OK - Operation reloadSslHostConfigs without return value

but if the certificate file now contains an invalid cert - or the file no longer exists, then you get an error response. I'm sure this can be done without the "wslite" library, or converted to Java (as groovy is a really nice Java wrapper). Or a curl or even a wget command (though these appear to return errors for me). Or any number of other things that can issue a RESTful request/response.

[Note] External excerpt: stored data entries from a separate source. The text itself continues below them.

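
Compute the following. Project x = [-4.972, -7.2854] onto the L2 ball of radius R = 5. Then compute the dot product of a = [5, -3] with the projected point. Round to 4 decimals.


Step 1: Compute ||x|| (intermediates to 6 decimals).
||x|| = sqrt((-4.972)^2 + (-7.2854)^2) = 8.820308
Step 2: Project.
Since ||x|| > R, scale = R/||x|| = 5/8.820308 = 0.566874, proj(x) = scale * x
proj(x) = [-2.818498, -4.129904]
Step 3: Dot product.
a^T * proj(x) = 5*(-2.818498) - 3*(-4.129904) = -1.7028


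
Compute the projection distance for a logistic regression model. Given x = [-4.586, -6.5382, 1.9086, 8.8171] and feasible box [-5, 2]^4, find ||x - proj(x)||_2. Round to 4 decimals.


Project each component onto [-5, 2].
clip(-4.586) = -4.586, clip(-6.5382) = -5.0, clip(1.9086) = 1.9086, clip(8.8171) = 2.0
Projection = [-4.586, -5.0, 1.9086, 2.0]
Squared diffs: [0.0, 2.3661, 0.0, 46.4729]
Distance = sqrt(48.839) = 6.9885


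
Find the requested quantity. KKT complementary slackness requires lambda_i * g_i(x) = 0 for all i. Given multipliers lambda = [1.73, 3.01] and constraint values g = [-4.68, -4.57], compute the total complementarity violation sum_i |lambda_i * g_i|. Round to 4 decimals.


KKT complementary slackness check:
lambda_1 * g_1 = 1.73 * -4.68 = -8.0964
lambda_2 * g_2 = 3.01 * -4.57 = -13.7557
Total violation = 8.0964 + 13.7557 = 21.8521


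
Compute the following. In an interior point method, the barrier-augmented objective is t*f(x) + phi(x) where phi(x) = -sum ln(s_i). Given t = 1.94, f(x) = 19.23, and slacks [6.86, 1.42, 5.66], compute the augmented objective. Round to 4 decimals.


Step 1: Compute log-barrier.
ln values: [1.9257, 0.3507, 1.7334]
phi = -(1.9257 + 0.3507 + 1.7334) = -4.0098
Step 2: Compute augmented objective.
t*f(x) = 1.94*19.23 = 37.3062
Total = 37.3062 - 4.0098 = 33.2964


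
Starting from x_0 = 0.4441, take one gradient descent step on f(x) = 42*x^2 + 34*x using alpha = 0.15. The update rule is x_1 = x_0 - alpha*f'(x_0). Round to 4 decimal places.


We compute the gradient at x_0 and apply the update.
f'(x) = 84*x + 34
f'(0.4441) = 84*0.4441 + 34 = 71.3044
x_1 = 0.4441 - 0.15*71.3044 = -10.2516


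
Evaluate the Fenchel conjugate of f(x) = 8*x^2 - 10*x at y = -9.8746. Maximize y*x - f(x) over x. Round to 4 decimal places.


f*(y) = sup_x {y*x - a*x^2 - b*x} = sup_x {(y-b)*x - a*x^2}
FOC: (y - b) - 2a*x = 0 => x* = (y - b)/(2a)
x* = (-9.8746 + 10)/(2*8) = 0.0078
f*(-9.8746) = (y-b)^2/(4a) = (-9.8746 + 10)^2/(4*8)
= 0.0157/32 = 0.0005


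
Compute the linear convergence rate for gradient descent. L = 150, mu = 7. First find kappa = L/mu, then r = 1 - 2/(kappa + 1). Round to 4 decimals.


Step 1: Compute the condition number.
kappa = L/mu = 150/7 = 21.4286
Step 2: Compute the convergence rate.
r = 1 - 2/(kappa + 1) = 1 - 2*mu/(L + mu) = (L - mu)/(L + mu) = 143/157 = 0.9108


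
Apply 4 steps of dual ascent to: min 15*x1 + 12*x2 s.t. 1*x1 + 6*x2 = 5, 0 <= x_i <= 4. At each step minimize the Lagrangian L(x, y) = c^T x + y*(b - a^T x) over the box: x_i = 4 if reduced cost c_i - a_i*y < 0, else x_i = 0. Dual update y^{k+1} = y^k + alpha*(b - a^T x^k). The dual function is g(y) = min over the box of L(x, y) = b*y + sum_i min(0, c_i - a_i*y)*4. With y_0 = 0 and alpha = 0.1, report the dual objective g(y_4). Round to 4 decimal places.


Dual ascent for LP: min 15*x1 + 12*x2, 1*x1 + 6*x2 = 5, 0 <= x_i <= 4
Step 1: y^k = 0.0, reduced costs: (15.0, 12.0)
  x^k = (0.0, 0.0), subgradient = b - a^T x = 5.0
  y^{k+1} = 0.0 + 0.1*5.0 = 0.5
Step 2: y^k = 0.5, reduced costs: (14.5, 9.0)
  x^k = (0.0, 0.0), subgradient = b - a^T x = 5.0
  y^{k+1} = 0.5 + 0.1*5.0 = 1.0
Step 3: y^k = 1.0, reduced costs: (14.0, 6.0)
  x^k = (0.0, 0.0), subgradient = b - a^T x = 5.0
  y^{k+1} = 1.0 + 0.1*5.0 = 1.5
Step 4: y^k = 1.5, reduced costs: (13.5, 3.0)
  x^k = (0.0, 0.0), subgradient = b - a^T x = 5.0
  y^{k+1} = 1.5 + 0.1*5.0 = 2.0
Dual objective at y_4 = 2.0: reduced costs (13.0, 0.0), box minimizer x = (0.0, 0.0)
g(y_4) = b*y + (c1 - a1*y)*x1 + (c2 - a2*y)*x2 = 5*2.0 + 13.0*0.0 + 0.0*0.0 = 10.0 + 0.0 + 0.0 = 10.0


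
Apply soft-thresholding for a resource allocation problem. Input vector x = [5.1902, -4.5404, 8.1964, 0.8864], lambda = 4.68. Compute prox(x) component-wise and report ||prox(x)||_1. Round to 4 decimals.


Soft-thresholding with lambda = 4.68:
prox(5.1902) = sign(5.1902)*max(|5.1902| - 4.68, 0) = 0.5102
prox(-4.5404) = sign(-4.5404)*max(|-4.5404| - 4.68, 0) = 0.0
prox(8.1964) = sign(8.1964)*max(|8.1964| - 4.68, 0) = 3.5164
prox(0.8864) = sign(0.8864)*max(|0.8864| - 4.68, 0) = 0.0
prox(x) = [0.5102, 0.0, 3.5164, 0.0]
||prox(x)||_1 = 0.5102 + 0.0 + 3.5164 + 0.0 = 4.0266


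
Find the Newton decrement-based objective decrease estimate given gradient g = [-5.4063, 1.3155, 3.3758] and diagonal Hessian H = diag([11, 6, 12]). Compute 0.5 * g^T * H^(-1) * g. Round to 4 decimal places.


Step 1: H is diagonal, so H^(-1) * g = [-0.4915, 0.2193, 0.2813].
Step 2: g^T H^(-1) g = sum_i g_i^2 / H_ii
  = (-5.4063)^2/11 + (1.3155)^2/6 + (3.3758)^2/12
  = 2.6571 + 0.2884 + 0.9497 = 3.8952
Step 3: Objective decrease = 0.5 * g^T H^(-1) g = 1.9476


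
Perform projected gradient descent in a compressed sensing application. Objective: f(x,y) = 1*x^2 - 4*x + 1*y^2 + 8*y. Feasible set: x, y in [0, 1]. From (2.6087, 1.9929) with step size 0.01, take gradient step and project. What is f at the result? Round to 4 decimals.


Step 1: Compute gradient at (2.6087, 1.9929).
grad_x = 2*1*2.6087 - 4 = 1.2174
grad_y = 2*1*1.9929 + 8 = 11.9858
Step 2: Gradient step.
x_raw = 2.6087 - 0.01*1.2174 = 2.5965
y_raw = 1.9929 - 0.01*11.9858 = 1.873
Step 3: Project onto [0, 1].
x_proj = clip(2.5965) = 1.0
y_proj = clip(1.873) = 1.0
Step 4: Evaluate f.
f(1.0, 1.0) = 6.0


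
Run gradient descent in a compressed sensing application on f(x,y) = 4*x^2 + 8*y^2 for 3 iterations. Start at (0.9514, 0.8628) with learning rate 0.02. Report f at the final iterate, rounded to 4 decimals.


Gradient descent on f(x,y) = 4*x^2 + 8*y^2.
Starting point: (0.9514, 0.8628), alpha = 0.02
Step 1: grad_x = 2*4*0.9514 = 7.6112, grad_y = 2*8*0.8628 = 13.8048
  x_1 = 0.9514 - 0.02*7.6112 = 0.7992
  y_1 = 0.8628 - 0.02*13.8048 = 0.5867
Step 2: grad_x = 2*4*0.7992 = 6.3934, grad_y = 2*8*0.5867 = 9.3873
  x_2 = 0.7992 - 0.02*6.3934 = 0.6713
  y_2 = 0.5867 - 0.02*9.3873 = 0.399
Step 3: grad_x = 2*4*0.6713 = 5.3705, grad_y = 2*8*0.399 = 6.3833
  x_3 = 0.6713 - 0.02*5.3705 = 0.5639
  y_3 = 0.399 - 0.02*6.3833 = 0.2713
f(0.5639, 0.2713) = 4*0.5639^2 + 8*0.2713^2 = 1.8607


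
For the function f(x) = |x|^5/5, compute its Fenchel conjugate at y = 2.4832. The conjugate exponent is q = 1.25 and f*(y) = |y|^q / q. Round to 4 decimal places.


The conjugate exponent q satisfies 1/p + 1/q = 1.
p = 5, so q = 5/(5 - 1) = 1.25
|y|^q = 2.4832^1.25 = 3.1172
f*(2.4832) = 3.1172 / 1.25 = 2.4938


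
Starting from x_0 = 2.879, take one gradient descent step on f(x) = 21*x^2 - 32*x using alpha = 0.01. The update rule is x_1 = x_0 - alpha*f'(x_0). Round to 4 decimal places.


We compute the gradient at x_0 and apply the update.
f'(x) = 42*x - 32
f'(2.879) = 42*2.879 - 32 = 88.918
x_1 = 2.879 - 0.01*88.918 = 1.9898


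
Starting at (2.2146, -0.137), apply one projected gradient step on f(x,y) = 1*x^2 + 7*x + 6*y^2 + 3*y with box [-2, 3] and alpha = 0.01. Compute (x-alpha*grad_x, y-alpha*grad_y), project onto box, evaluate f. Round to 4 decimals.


Step 1: Compute gradient at (2.2146, -0.137).
grad_x = 2*1*2.2146 + 7 = 11.4292
grad_y = 2*6*-0.137 + 3 = 1.356
Step 2: Gradient step.
x_raw = 2.2146 - 0.01*11.4292 = 2.1003
y_raw = -0.137 - 0.01*1.356 = -0.1506
Step 3: Project onto [-2, 3].
x_proj = clip(2.1003) = 2.1003
y_proj = clip(-0.1506) = -0.1506
Step 4: Evaluate f.
f(2.1003, -0.1506) = 18.7978


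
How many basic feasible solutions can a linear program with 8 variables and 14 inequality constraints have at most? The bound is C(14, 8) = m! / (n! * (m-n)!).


Each vertex corresponds to some choice of n active constraints out of m, so the number of vertices is at most C(m, n) = m! / (n!(m-n)!).
m = 14, n = 8
Numerator: 14 * 13 * 12 * 11 * 10 * 9 * 8 * 7
Denominator: 8! = 40320
C(14, 8) = 3003


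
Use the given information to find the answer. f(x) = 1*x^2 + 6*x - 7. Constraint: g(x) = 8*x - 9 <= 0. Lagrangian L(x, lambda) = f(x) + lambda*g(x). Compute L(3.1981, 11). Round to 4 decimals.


Step 1: Evaluate f(x).
f(3.1981) = 1*3.1981^2 + 6*3.1981 - 7 = 22.4164
Step 2: Evaluate g(x).
g(3.1981) = 8*3.1981 - 9 = 16.5848
Step 3: Compute Lagrangian.
L = 22.4164 + 11*16.5848 = 204.8492


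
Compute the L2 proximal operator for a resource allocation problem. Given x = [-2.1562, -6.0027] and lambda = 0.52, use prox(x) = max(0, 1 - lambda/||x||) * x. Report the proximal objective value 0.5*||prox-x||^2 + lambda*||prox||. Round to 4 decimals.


Step 1: Compute ||x||.
||x|| = 6.3782
Step 2: Compute scaling factor.
scale = max(0, 1 - 0.52/6.3782) = 0.9185
Step 3: prox(x) = [-1.9804, -5.5133]
||prox(x)|| = 5.8582
Step 4: Proximal objective.
0.5*||prox-x||^2 = 0.1352
lambda*||prox|| = 3.0463
Total = 3.1815


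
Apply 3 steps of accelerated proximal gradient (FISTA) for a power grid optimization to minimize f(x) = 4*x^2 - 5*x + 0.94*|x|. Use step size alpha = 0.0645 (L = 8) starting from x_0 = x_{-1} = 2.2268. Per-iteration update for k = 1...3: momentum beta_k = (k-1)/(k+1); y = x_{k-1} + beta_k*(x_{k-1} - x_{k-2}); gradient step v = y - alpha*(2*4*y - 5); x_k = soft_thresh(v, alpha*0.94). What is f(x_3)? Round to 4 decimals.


FISTA on f(x) = 4*x^2 - 5*x + 0.94*|x|
L = 8, alpha = 0.0645
Iteration 1: beta = 0.0, y = 2.2268 + 0.0*(2.2268 - 2.2268) = 2.2268
  grad(y) = 12.8144, v = y - alpha*grad = 1.4003
  prox(v) = soft_thresh(1.4003, 0.0606) = 1.3396
Iteration 2: beta = 0.3333, y = 1.3396 + 0.3333*(1.3396 - 2.2268) = 1.0439
  grad(y) = 3.3514, v = y - alpha*grad = 0.8278
  prox(v) = soft_thresh(0.8278, 0.0606) = 0.7671
Iteration 3: beta = 0.5, y = 0.7671 + 0.5*(0.7671 - 1.3396) = 0.4809
  grad(y) = -1.153, v = y - alpha*grad = 0.5552
  prox(v) = soft_thresh(0.5552, 0.0606) = 0.4946
f(x_3) = 4*0.4946^2 - 5*0.4946 + 0.94*|0.4946| = -1.0296


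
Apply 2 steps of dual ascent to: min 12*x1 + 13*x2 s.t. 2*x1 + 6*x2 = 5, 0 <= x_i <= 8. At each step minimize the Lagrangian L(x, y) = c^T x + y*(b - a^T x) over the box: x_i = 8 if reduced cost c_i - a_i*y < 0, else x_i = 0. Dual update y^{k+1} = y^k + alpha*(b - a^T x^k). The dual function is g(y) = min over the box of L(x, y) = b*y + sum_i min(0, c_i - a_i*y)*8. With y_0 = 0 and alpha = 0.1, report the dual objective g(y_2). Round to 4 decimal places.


Dual ascent for LP: min 12*x1 + 13*x2, 2*x1 + 6*x2 = 5, 0 <= x_i <= 8
Step 1: y^k = 0.0, reduced costs: (12.0, 13.0)
  x^k = (0.0, 0.0), subgradient = b - a^T x = 5.0
  y^{k+1} = 0.0 + 0.1*5.0 = 0.5
Step 2: y^k = 0.5, reduced costs: (11.0, 10.0)
  x^k = (0.0, 0.0), subgradient = b - a^T x = 5.0
  y^{k+1} = 0.5 + 0.1*5.0 = 1.0
Dual objective at y_2 = 1.0: reduced costs (10.0, 7.0), box minimizer x = (0.0, 0.0)
g(y_2) = b*y + (c1 - a1*y)*x1 + (c2 - a2*y)*x2 = 5*1.0 + 10.0*0.0 + 7.0*0.0 = 5.0 + 0.0 + 0.0 = 5.0


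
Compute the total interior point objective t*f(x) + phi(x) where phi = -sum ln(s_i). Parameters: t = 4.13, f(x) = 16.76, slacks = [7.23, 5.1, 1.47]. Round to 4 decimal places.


Step 1: Compute log-barrier.
ln values: [1.9782, 1.6292, 0.3853]
phi = -(1.9782 + 1.6292 + 0.3853) = -3.9927
Step 2: Compute augmented objective.
t*f(x) = 4.13*16.76 = 69.2188
Total = 69.2188 - 3.9927 = 65.2261


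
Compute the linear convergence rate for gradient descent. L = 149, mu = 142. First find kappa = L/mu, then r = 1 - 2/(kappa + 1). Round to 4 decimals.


Step 1: Compute the condition number.
kappa = L/mu = 149/142 = 1.0493
Step 2: Compute the convergence rate.
r = 1 - 2/(kappa + 1) = 1 - 2*mu/(L + mu) = (L - mu)/(L + mu) = 7/291 = 0.0241


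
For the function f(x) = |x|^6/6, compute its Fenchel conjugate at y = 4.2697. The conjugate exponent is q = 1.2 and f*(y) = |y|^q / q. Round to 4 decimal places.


The conjugate exponent q satisfies 1/p + 1/q = 1.
p = 6, so q = 6/(6 - 1) = 1.2
|y|^q = 4.2697^1.2 = 5.7079
f*(4.2697) = 5.7079 / 1.2 = 4.7566


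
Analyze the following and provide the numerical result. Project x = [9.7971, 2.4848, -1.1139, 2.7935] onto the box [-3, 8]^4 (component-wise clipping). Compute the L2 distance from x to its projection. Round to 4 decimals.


Project each component onto [-3, 8].
clip(9.7971) = 8.0, clip(2.4848) = 2.4848, clip(-1.1139) = -1.1139, clip(2.7935) = 2.7935
Projection = [8.0, 2.4848, -1.1139, 2.7935]
Squared diffs: [3.2296, 0.0, 0.0, 0.0]
Distance = sqrt(3.2296) = 1.7971


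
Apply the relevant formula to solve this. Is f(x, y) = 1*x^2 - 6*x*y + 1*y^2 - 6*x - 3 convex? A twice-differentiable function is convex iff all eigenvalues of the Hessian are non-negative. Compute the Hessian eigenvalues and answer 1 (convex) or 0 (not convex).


The Hessian of f(x,y) = 1*x^2 - 6*x*y + 1*y^2 - 6*x - 3 is:
H = [[2, -6], [-6, 2]]
Trace = 2 + 2 = 4
Determinant = 2*2 - (-6)^2 = -32
Discriminant = (4)^2 - 4*-32 = 144.0
Eigenvalues: lambda_1 = -4.0, lambda_2 = 8.0
The function is not convex.

0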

The manager webapp responds to localhost requests - so calling this url without localhost will respond with a 403 error. Both https or http can be used to issue these manager request url's regardless of the action being invoked.

If you like reading lots of blurb, then the above code can be adjusted with: path = "/jmxproxy/?query=*:*" and the response shows all tomcats various beans and their attributes and values.